Viajando por uma rodovia elevada no leste da China, Marcus Hafkemeyer tira as mãos do volante e sorri enquanto o carro sinaliza, freia suavemente e muda de faixa sozinho. “Eu tenho muito orgulho disso”, diz ele.
O engenheiro alemão demonstra o rápido avanço da Volkswagen para oferecer funcionalidades de direção assistida aos clientes na China. Depois, em um estacionamento subterrâneo, o veículo lembra sua vaga designada e estaciona em marcha à ré sem esforço.
A tecnologia, precursora dos carros totalmente autônomos, demorou cerca de 18 meses para ser desenvolvida, testada e agora lançada comercialmente pela empresa alemã – tudo na China. É fruto de uma equipe de pesquisa e desenvolvimento de 700 pessoas, composta majoritariamente por engenheiros de software chineses com mestrado ou doutorado e mais de cinco anos de experiência.
Questionado sobre quanto tempo levaria para entregar algo semelhante em sua terra natal, Hafkemeyer – que trabalhou na Audi, no grupo estatal chinês BAIC e na gigante de tecnologia Huawei antes de entrar na VW em 2022 – suspira com exasperação. Normalmente, diz ele, o ciclo de desenvolvimento tecnológico na Alemanha é um processo lento de cerca de quatro a quatro anos e meio, em que as ideias ficam atoladas em discussões internas e negociações comerciais intermináveis com fornecedores.
“Esse país saiu da terceira marcha para a quinta nos últimos 10 anos e está a toda velocidade”, afirma. “Ainda ouço nos noticiários: ‘Os chineses estão chegando com seus carros baratos inundando o mercado europeu’. Eu digo: venham aqui, olhem para esses ‘carros baratos’. Eles estão cheios de tecnologia. A qualidade deles é excelente.”
As ambições tecnológicas da Volkswagen no país foram originalmente pensadas para reconquistar consumidores chineses que migraram para uma leva de concorrentes locais, incluindo a BYD, que foi mais rápida em abraçar a transição para os veículos elétricos. A estratégia foi apelidada de “Na China, para a China”.
Mas agora um fluxo de engenheiros alemães viaja para o centro de P&D do grupo em Hefei, uma cidade na província de Anhui, absorvendo o que podem aprender com seus novos colegas.

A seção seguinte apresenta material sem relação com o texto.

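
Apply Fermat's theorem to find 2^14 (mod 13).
By Fermat: 2^{12} ≡ 1 (mod 13). So 2^{14} = 2^{12} · 2^{2} ≡ 2^{2} ≡ 4 (mod 13)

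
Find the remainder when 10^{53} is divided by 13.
By Fermat: 10^{12} ≡ 1 (mod 13). 53 = 4×12 + 5. So 10^{53} ≡ 10^{5} ≡ 4 (mod 13)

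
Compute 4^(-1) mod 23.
Since 23 is prime, by Fermat 4^(-1) ≡ 4^{21} ≡ 6 mod 23. Verify: 4 × 6 = 24 ≡ 1 mod 23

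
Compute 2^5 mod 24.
By repeated squaring mod 24: 2^{1}≡2, 2^{2}≡4, 2^{4}≡16. Then 2^{5} = 2^{4+1} ≡ 16 × 2 ≡ 8 mod 24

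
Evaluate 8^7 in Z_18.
By repeated squaring (mod 18): 8^{1}≡8, 8^{2}≡10, 8^{4}≡10. Then 8^{7} = 8^{4+2+1} ≡ 10 × 10 × 8 ≡ 8 (mod 18)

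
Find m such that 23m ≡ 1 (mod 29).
Since 29 is prime, by Fermat 23^(-1) ≡ 23^{27} ≡ 24 (mod 29). Verify: 23 × 24 = 552 ≡ 1 (mod 29)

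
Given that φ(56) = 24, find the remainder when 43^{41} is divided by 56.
By Euler: 43^{24} ≡ 1 (mod 56) since gcd(43, 56) = 1. 41 = 1×24 + 17. So 43^{41} ≡ 43^{17} ≡ 43 (mod 56)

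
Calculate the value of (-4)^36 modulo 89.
By repeated squaring (mod 89): (-4)^{1}≡85, (-4)^{2}≡16, (-4)^{4}≡78, (-4)^{8}≡32, (-4)^{16}≡45, (-4)^{32}≡67. Then (-4)^{36} = (-4)^{32+4} ≡ 67 × 78 ≡ 64 (mod 89)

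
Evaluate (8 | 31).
(8/31) = 8^{15} mod 31 = 1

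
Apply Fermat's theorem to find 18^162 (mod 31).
By Fermat: 18^{30} ≡ 1 (mod 31). 162 ≡ 12 (mod 30). So 18^{162} ≡ 18^{12} ≡ 8 (mod 31)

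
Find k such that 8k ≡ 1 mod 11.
Since 11 is prime, by Fermat 8^(-1) ≡ 8^{9} ≡ 7 mod 11. Verify: 8 × 7 = 56 ≡ 1 mod 11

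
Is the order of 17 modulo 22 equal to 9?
Powers of 17 mod 22: 17^1≡17, 17^2≡3, 17^3≡7, 17^4≡9, 17^5≡21, 17^6≡5, 17^7≡19, 17^8≡15, 17^9≡13, 17^10≡1. 17^9≡13≢1, so ord ≠ 9. No, the actual order is 10.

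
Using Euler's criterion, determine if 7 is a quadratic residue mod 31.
By Euler's criterion: 7^{15} ≡ 1 mod 31. Since this equals 1, 7 is a QR.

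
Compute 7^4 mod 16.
7^{4} = 2401 ≡ 1 (mod 16)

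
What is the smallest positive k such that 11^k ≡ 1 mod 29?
Powers of 11 mod 29: 11^1≡11, 11^2≡5, 11^3≡26, 11^4≡25, 11^5≡14, 11^6≡9, 11^7≡12, 11^8≡16, 11^9≡2, 11^10≡22, 11^11≡10, 11^12≡23, 11^13≡21, 11^14≡28, 11^15≡18, 11^16≡24, 11^17≡3, 11^18≡4, 11^19≡15, 11^20≡20, 11^21≡17, 11^22≡13, 11^23≡27, 11^24≡7, 11^25≡19, 11^26≡6, 11^27≡8, 11^28≡1. Order = 28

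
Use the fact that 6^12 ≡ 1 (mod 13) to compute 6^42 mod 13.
By Fermat: 6^{12} ≡ 1 (mod 13). 42 = 3×12 + 6. So 6^{42} ≡ 6^{6} ≡ 12 (mod 13)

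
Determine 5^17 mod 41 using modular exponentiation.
By repeated squaring mod 41: 5^{1}≡5, 5^{2}≡25, 5^{4}≡10, 5^{8}≡18, 5^{16}≡37. Then 5^{17} = 5^{16+1} ≡ 37 × 5 ≡ 21 mod 41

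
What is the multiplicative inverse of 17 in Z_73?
Since 73 is prime, by Fermat 17^(-1) ≡ 17^{71} ≡ 43 (mod 73). Verify: 17 × 43 = 731 ≡ 1 (mod 73)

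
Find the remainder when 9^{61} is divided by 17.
By Fermat: 9^{16} ≡ 1 (mod 17). 61 = 3×16 + 13. So 9^{61} ≡ 9^{13} ≡ 8 (mod 17)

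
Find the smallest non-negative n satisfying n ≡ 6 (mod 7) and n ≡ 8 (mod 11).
M = 7 × 11 = 77. M₁ = 11, y₁ ≡ 2 (mod 7). M₂ = 7, y₂ ≡ 8 (mod 11). n = 6×11×2 + 8×7×8 ≡ 41 (mod 77)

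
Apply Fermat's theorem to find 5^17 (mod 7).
By Fermat: 5^{6} ≡ 1 (mod 7). 17 = 2×6 + 5. So 5^{17} ≡ 5^{5} ≡ 3 (mod 7)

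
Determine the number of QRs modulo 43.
For prime 43, there are (p-1)/2 = (43-1)/2 = 21 quadratic residues (excluding 0).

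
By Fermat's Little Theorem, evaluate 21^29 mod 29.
By Fermat: 21^{28} ≡ 1 mod 29. So 21^{29} = 21^{28} · 21^{1} ≡ 21^{1} ≡ 21 mod 29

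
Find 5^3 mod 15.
5^{3} = 125 ≡ 5 mod 15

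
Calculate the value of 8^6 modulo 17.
By repeated squaring (mod 17): 8^{1}≡8, 8^{2}≡13, 8^{4}≡16. Then 8^{6} = 8^{4+2} ≡ 16 × 13 ≡ 4 (mod 17)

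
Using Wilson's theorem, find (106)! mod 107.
By Wilson's theorem, (106)! ≡ -1 ≡ 106 mod 107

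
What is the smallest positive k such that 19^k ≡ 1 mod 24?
Powers of 19 mod 24: 19^1≡19, 19^2≡1. Order = 2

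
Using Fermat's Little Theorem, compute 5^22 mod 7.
By Fermat: 5^{6} ≡ 1 mod 7. 22 = 3×6 + 4. So 5^{22} ≡ 5^{4} ≡ 2 mod 7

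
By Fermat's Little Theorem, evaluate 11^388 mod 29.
By Fermat: 11^{28} ≡ 1 mod 29. 388 ≡ 24 mod 28. So 11^{388} ≡ 11^{24} ≡ 7 mod 29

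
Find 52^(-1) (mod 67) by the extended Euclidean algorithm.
Extended GCD: 52(-9) + 67(7) = 1. So 52^(-1) ≡ -9 ≡ 58 (mod 67). Verify: 52 × 58 = 3016 ≡ 1 (mod 67)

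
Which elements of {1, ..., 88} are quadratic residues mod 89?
Squares in Z_89*: {1, 2, 4, 5, 8, 9, 10, 11, 16, 17, 18, 20, 21, 22, 25, 32, 34, 36, 39, 40, 42, 44, 45, 47, 49, 50, 53, 55, 57, 64, 67, 68, 69, 71, 72, 73, 78, 79, 80, 81, 84, 85, 87, 88}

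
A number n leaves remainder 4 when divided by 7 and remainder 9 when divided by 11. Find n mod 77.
M = 7 × 11 = 77. M₁ = 11, y₁ ≡ 2 mod 7. M₂ = 7, y₂ ≡ 8 mod 11. n = 4×11×2 + 9×7×8 ≡ 53 mod 77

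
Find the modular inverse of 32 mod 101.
Since 101 is prime, by Fermat 32^(-1) ≡ 32^{99} ≡ 60 (mod 101). Verify: 32 × 60 = 1920 ≡ 1 (mod 101)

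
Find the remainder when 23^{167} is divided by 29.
By Fermat: 23^{28} ≡ 1 (mod 29). 167 = 5×28 + 27. So 23^{167} ≡ 23^{27} ≡ 24 (mod 29)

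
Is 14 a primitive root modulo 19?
ord_19(14) divides 18. For each prime q|18: 14^{9}≡18, 14^{6}≡7, none ≡ 1. So 14 has order 18 and is a primitive root mod 19.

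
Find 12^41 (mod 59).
By repeated squaring (mod 59): 12^{1}≡12, 12^{2}≡26, 12^{4}≡27, 12^{8}≡21, 12^{16}≡28, 12^{32}≡17. Then 12^{41} = 12^{32+8+1} ≡ 17 × 21 × 12 ≡ 36 (mod 59)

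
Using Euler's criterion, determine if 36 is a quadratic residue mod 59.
By Euler's criterion: 36^{29} ≡ 1 mod 59. Since this equals 1, 36 is a QR.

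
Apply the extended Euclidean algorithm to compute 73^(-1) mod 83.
Extended GCD: 73(-25) + 83(22) = 1. So 73^(-1) ≡ -25 ≡ 58 mod 83. Verify: 73 × 58 = 4234 ≡ 1 mod 83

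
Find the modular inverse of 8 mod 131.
Since 131 is prime, by Fermat 8^(-1) ≡ 8^{129} ≡ 82 (mod 131). Verify: 8 × 82 = 656 ≡ 1 (mod 131)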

Durante décadas, a China foi a fábrica do mundo, e as empresas aproveitaram uma mão de obra barata com poucas proteções e energia suja e de baixo custo. A escala do país – como base manufatureira e como mercado consumidor – atraiu praticamente todas as maiores multinacionais do mundo. Mas a tecnologia fundamental permanecia nas mãos de empresas dos EUA e da Europa.
Agora, a capacidade de pesquisa e desenvolvimento da China permite competir, e potencialmente superar, o Ocidente.
Enquanto o maior foco da inovação dos EUA se tornou tecnologias com ambições imensas, como a inteligência artificial geral, para Pequim a P&D está amplamente voltada para enfrentar deficiências da economia real – parte da busca de Xi Jinping por autossuficiência tecnológica.
Após anos de esforços estatais, corporativos e acadêmicos para aliviar vulnerabilidades básicas, os avanços da China agora colocam o país em posição de dominar cadeias globais de suprimentos futuras em energia e transporte.
Somando-se à inércia no Ocidente estão os amplos cortes no financiamento científico dos EUA feitos por Donald Trump desde seu retorno à Casa Branca, uma medida que ameaça minar a inovação que sustentou a força econômica do país por décadas.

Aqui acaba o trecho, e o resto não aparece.